Ciudad de México, 13 de marzo (SinEmbargo).- La Selección Nacional de Irak ha puesto en marcha un operativo logístico de emergencia para asegurar su participación en el repechaje intercontinental rumbo a la Copa del Mundo 2026. Tras semanas de incertidumbre que pusieron en duda su presencia en territorio mexicano.
La federación iraquí, en estrecha colaboración con la FIFA, ha diseñado un plan de traslado alternativo que busca mitigar los estragos causados por el cierre del espacio aéreo en su país, de acuerdo con información de The Athletic. La crisis bélica en el vecino Irán no solo ha alterado la estabilidad geopolítica de la región, sino que ha colocado al deporte iraquí en una carrera contra el tiempo para cumplir con su compromiso internacional el próximo 31 de marzo en Monterrey.
El panorama para el conjunto dirigido por Graham Arnold se tornó crítico luego de que los bombardeos en la zona obligaran a la suspensión de todos los vuelos comerciales. El estratega australiano, al frente del combinado iraquí, había expresado públicamente su preocupación por la integridad física y el rendimiento deportivo de sus futbolistas, sugiriendo incluso la posibilidad de un aplazamiento ante la imposibilidad de salir de Bagdad por las vías convencionales.
Irak ya tiene visas para jugar en México

Gabriela Cuevas, representante de México ante la FIFA, aseguró que el próximo partido de repechaje en el que participe Irak se llevará a cabo tal y como estaba programado. "Tendremos los partidos de repechaje con la Selección de Irak. Sí hubo algunos problemas para emitir las visas, debido al conflicto en Medio Oriente", indicó la vocera.
La mayoría de los jugadores que integran la selección de Irak ya cuentan con su visas para venir al país. Sumada a esta noticia la federación del equipo asiático también ya cuenta con una ruta para salir de su país y llegar a Monterrey dos semanas antes de que se lleve a cabo el partido.
Después de varios días de incertidumbre y la solicitud del director técnico Graham Arnold sobre aplazar el partido de repechaje, todo parece indicar que los iraquíes van a poder tener la opción de pelear su boleto para el Mundial 2026.
La travesía de Irak a México
Las negociaciones de alto nivel han permitido establecer un corredor seguro hacia Amán, Jordania, desde donde la delegación podrá emprender el largo viaje hacia el continente americano con una antelación de once días respecto a la fecha del encuentro.
Este partido único, que se disputará en el Estadio BBVA de los Rayados de Monterrey, representa para Irak la oportunidad histórica de regresar a una Copa del Mundo tras cuatro décadas de ausencia.

El rival, que se definirá entre Bolivia y Surinam, espera a un equipo iraquí que llegará con un desgaste administrativo y emocional considerable. La resolución de este conflicto logístico no solo es un alivio para la FIFA en términos de organización, sino que subraya la resiliencia de un seleccionado que busca representar a su nación a pesar de la sombra de la guerra que hoy cubre al Medio Oriente.

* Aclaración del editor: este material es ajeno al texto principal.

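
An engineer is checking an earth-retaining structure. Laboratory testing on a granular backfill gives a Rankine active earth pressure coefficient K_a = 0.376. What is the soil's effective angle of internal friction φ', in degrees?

K_a = tan²(45° − φ/2) ⇒ 45° − φ/2 = arctan(√0.376) = 31.52°.
φ = 2(45° − 31.52°) = 26.97°.

27.0°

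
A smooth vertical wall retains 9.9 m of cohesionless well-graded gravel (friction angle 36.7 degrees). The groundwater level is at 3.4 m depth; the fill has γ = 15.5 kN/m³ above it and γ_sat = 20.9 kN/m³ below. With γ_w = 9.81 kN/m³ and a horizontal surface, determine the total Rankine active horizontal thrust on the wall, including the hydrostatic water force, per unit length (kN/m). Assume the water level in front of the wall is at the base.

K_a = tan²(45° − φ/2) = 0.2519.
γ' = 20.9 − 9.81 = 11.09 kN/m³. Depth below WT = 6.5 m.
σ'_h at WT = K_a γ d_w = 13.27 kPa; at base = 13.27 + K_a γ' × 6.5 = 31.43 kPa.
P₁ (0–3.4 m) = ½×13.27×3.4 = 22.56. P₂ (3.4–9.9 m) = ½(13.27+31.43)×6.5 = 145.3.
P_w = ½ γ_w h₂² = 0.5×9.81×6.5² = 207.2. Total = 22.56+145.3+207.2 = 375.1 kN/m.

375 kN/m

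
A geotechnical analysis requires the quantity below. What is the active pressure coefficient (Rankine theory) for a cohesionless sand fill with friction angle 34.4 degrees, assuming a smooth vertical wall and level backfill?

K_a = tan²(45° − φ/2) = tan²(27.80°) = 0.2780.

0.278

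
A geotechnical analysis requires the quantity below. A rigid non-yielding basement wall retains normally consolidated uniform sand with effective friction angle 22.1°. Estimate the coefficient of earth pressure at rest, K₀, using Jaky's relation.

K₀ = 1 − sin φ' = 1 − sin 22.1° = 0.6238.

0.624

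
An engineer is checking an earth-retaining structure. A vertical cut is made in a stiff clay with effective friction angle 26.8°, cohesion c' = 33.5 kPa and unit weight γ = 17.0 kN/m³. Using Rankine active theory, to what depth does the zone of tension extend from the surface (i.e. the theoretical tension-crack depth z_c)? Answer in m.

K_a = tan²(45° − 26.8°/2) = 0.3785; √K_a = 0.6152.
The active pressure is zero where K_a γ z = 2c√K_a, so z_c = 2c/(γ√K_a) = 2×33.5/(17.0×0.6152) = 6.406 m.

6.41 m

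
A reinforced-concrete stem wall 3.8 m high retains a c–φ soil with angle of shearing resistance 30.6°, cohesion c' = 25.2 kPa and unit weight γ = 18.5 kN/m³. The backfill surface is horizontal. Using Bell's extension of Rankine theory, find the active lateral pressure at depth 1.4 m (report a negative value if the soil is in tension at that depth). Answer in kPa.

K_a = (1 − sin φ)/(1 + sin φ) = 0.3253.
σ_a = K_a γ z − 2c√K_a = 0.3253×18.5×1.4 − 2×25.2×0.5704 = -20.32 kPa.

-20.3 kPa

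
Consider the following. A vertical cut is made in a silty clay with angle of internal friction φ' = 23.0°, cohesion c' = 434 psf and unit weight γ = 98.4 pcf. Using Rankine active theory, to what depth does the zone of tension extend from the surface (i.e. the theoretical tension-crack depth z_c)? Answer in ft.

K_a = tan²(45° − 23.0°/2) = 0.4381; √K_a = 0.6619.
The active pressure is zero where K_a γ z = 2c√K_a, so z_c = 2c/(γ√K_a) = 2×434/(98.4×0.6619) = 13.33 ft.

13.3 ft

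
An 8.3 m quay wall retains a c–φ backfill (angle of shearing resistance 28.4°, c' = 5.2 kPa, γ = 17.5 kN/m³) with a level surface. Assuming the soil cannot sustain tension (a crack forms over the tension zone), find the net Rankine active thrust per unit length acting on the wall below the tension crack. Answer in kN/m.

K_a = 0.3554; √K_a = 0.5961.
Tension-crack depth z_c = 2c/(γ√K_a) = 2×5.2/(17.5×0.5961) = 0.9969 m.
σ_a at base = K_a γ H − 2c√K_a = 0.3554×17.5×8.3 − 2×5.2×0.5961 = 45.42 kPa.
P_a = ½ × 45.42 × (H − z_c) = 0.5×45.42×7.303 = 165.8 kN/m.

166 kN/m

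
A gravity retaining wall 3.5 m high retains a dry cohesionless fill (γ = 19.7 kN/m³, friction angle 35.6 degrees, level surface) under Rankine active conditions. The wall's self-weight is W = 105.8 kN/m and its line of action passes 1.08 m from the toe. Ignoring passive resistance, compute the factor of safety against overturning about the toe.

3.07

K_a = tan²(45° − 35.6°/2) = 0.2641.
P_a = ½K_aγH² = 0.5×0.2641×19.7×3.5² = 31.87 kN/m, acting at H/3 = 1.167 m above the base.
Overturning moment M_o = P_a × H/3 = 31.87 × 1.167 = 37.18.
Resisting moment M_r = W × 1.08 = 105.8 × 1.08 = 114.3.
FS_overturning = M_r/M_o = 114.3/37.18 = 3.073.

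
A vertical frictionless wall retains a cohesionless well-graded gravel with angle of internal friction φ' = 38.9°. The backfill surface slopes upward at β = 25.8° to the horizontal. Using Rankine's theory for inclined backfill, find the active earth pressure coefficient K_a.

0.298

K_a = cos β · (cos β − √(cos²β − cos²φ)) / (cos β + √(cos²β − cos²φ)).
cos β = 0.9003, cos φ = 0.7782, √(cos²β − cos²φ) = 0.4527.
K_a = 0.9003 × (0.9003 − 0.4527)/(0.9003 + 0.4527) = 0.2979.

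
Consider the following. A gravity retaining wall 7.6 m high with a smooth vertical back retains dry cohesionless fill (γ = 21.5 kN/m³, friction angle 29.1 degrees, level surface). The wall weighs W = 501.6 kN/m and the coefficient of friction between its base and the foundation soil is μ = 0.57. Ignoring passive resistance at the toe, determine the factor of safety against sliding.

K_a = tan²(45° − 29.1°/2) = 0.3456.
P_a = ½K_aγH² = 0.5×0.3456×21.5×7.6² = 214.6 kN/m, acting at H/3 = 2.533 m above the base.
FS_sliding = μW / P_a = 0.57×501.6 / 214.6 = 1.332.

1.33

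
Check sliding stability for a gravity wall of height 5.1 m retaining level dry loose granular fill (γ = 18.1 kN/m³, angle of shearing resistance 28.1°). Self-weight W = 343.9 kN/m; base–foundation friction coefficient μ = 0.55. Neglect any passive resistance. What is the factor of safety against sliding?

2.23

K_a = tan²(45° − 28.1°/2) = 0.3596.
P_a = ½K_aγH² = 0.5×0.3596×18.1×5.1² = 84.65 kN/m, acting at H/3 = 1.700 m above the base.
FS_sliding = μW / P_a = 0.55×343.9 / 84.65 = 2.234.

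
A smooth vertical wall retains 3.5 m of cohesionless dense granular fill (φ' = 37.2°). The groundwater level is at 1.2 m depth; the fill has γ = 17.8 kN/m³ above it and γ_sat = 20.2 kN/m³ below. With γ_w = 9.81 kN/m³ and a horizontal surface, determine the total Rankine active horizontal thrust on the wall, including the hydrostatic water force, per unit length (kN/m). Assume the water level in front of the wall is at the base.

48.0 kN/m

K_a = tan²(45° − φ/2) = 0.2464.
γ' = 20.2 − 9.81 = 10.39 kN/m³. Depth below WT = 2.3 m.
σ'_h at WT = K_a γ d_w = 5.263 kPa; at base = 5.263 + K_a γ' × 2.3 = 11.15 kPa.
P₁ (0–1.2 m) = ½×5.263×1.2 = 3.158. P₂ (1.2–3.5 m) = ½(5.263+11.15)×2.3 = 18.88.
P_w = ½ γ_w h₂² = 0.5×9.81×2.3² = 25.95. Total = 3.158+18.88+25.95 = 47.98 kN/m.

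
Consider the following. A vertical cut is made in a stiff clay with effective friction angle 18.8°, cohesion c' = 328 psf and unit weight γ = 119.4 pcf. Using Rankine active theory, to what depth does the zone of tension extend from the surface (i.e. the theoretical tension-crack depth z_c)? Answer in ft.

7.67 ft

K_a = tan²(45° − 18.8°/2) = 0.5126; √K_a = 0.7159.
The active pressure is zero where K_a γ z = 2c√K_a, so z_c = 2c/(γ√K_a) = 2×328/(119.4×0.7159) = 7.674 ft.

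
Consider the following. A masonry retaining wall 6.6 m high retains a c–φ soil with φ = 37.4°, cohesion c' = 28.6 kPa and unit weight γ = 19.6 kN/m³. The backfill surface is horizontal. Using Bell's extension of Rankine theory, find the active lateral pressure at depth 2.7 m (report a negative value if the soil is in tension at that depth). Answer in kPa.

K_a = (1 − sin φ)/(1 + sin φ) = 0.2443.
σ_a = K_a γ z − 2c√K_a = 0.2443×19.6×2.7 − 2×28.6×0.4942 = -15.34 kPa.

-15.3 kPa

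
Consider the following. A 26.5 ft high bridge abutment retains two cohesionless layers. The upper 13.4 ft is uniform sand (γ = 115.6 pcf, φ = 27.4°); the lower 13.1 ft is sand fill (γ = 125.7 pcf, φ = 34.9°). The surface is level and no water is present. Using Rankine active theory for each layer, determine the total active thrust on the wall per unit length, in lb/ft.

12300 lb/ft

K_a1 = tan²(45°−27.4°/2) = 0.3697; K_a2 = tan²(45°−34.9°/2) = 0.2721.
Layer 1: σ at base = K_a1 γ₁ h₁ = 572.6 psf; P₁ = ½×572.6×13.4 = 3837.
Layer 2: σ_v at top = γ₁h₁ = 1549; σ_h top = K_a2×1549 = 421.6; σ_h base = K_a2×(1549+125.7×13.1) = 869.7.
P₂ = ½(421.6+869.7)×13.1 = 8458. Total P_a = 3837+8458 = 12290 lb/ft.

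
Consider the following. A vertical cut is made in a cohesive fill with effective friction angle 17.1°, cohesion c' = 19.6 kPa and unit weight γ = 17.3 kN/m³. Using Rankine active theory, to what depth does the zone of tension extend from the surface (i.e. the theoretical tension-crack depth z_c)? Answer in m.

3.07 m

K_a = tan²(45° − 17.1°/2) = 0.5455; √K_a = 0.7386.
The active pressure is zero where K_a γ z = 2c√K_a, so z_c = 2c/(γ√K_a) = 2×19.6/(17.3×0.7386) = 3.068 m.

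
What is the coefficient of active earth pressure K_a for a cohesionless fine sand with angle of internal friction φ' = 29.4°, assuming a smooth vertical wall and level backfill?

K_a = (1 − sin φ)/(1 + sin φ) = (1 − sin 29.4°)/(1 + sin 29.4°) = 0.3415.

0.341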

La escalada de violencia entre Irán y fuerzas internacionales ha generado un efecto dominó que trasciende las fronteras políticas, impactando directamente en el calendario de la FIFA. El cierre del espacio aéreo iraquí fue la primera consecuencia logística grave, forzando a los jugadores que militan en la liga local a considerar trayectos por tierra que superarían las 25 horas de viaje hasta Estambul.
La petición de Graham Arnold
Esta situación llevó a Graham Arnold a solicitar formalmente a la FIFA la postergación del encuentro, argumentando que las condiciones de viaje mermarían drásticamente la competitividad de sus dirigidos. Sin embargo, el nuevo acuerdo para trasladar al equipo a Jordania el próximo viernes ofrece un respiro necesario.
El plan estipula que la selección iraquí se instale en México con casi dos semanas de anticipación para completar un proceso de aclimatación y recuperación física en Nuevo León.
Mientras tanto, el mundo del fútbol observa con atención no solo el destino de Irak, sino también la situación de Irán, cuya participación en el torneo de este verano pende de un hilo debido a las declaraciones cruzadas entre líderes políticos y organismos deportivos internacionales.
La incertidumbre sobre Irán añade una capa de complejidad al escenario de Irak. De acuerdo con los reglamentos de la Confederación Asiática de Fútbol (AFC), si Irán fuera excluido o decidiera retirarse de la justa mundialista por razones de seguridad o políticas, Irak se posicionaría como uno de los candidatos naturales para ocupar esa plaza vacante. Este contexto otorga al partido en Monterrey una relevancia doble: ganar el repechaje por mérito propio o mantenerse en la élite competitiva ante cualquier reconfiguración de los grupos del Mundial.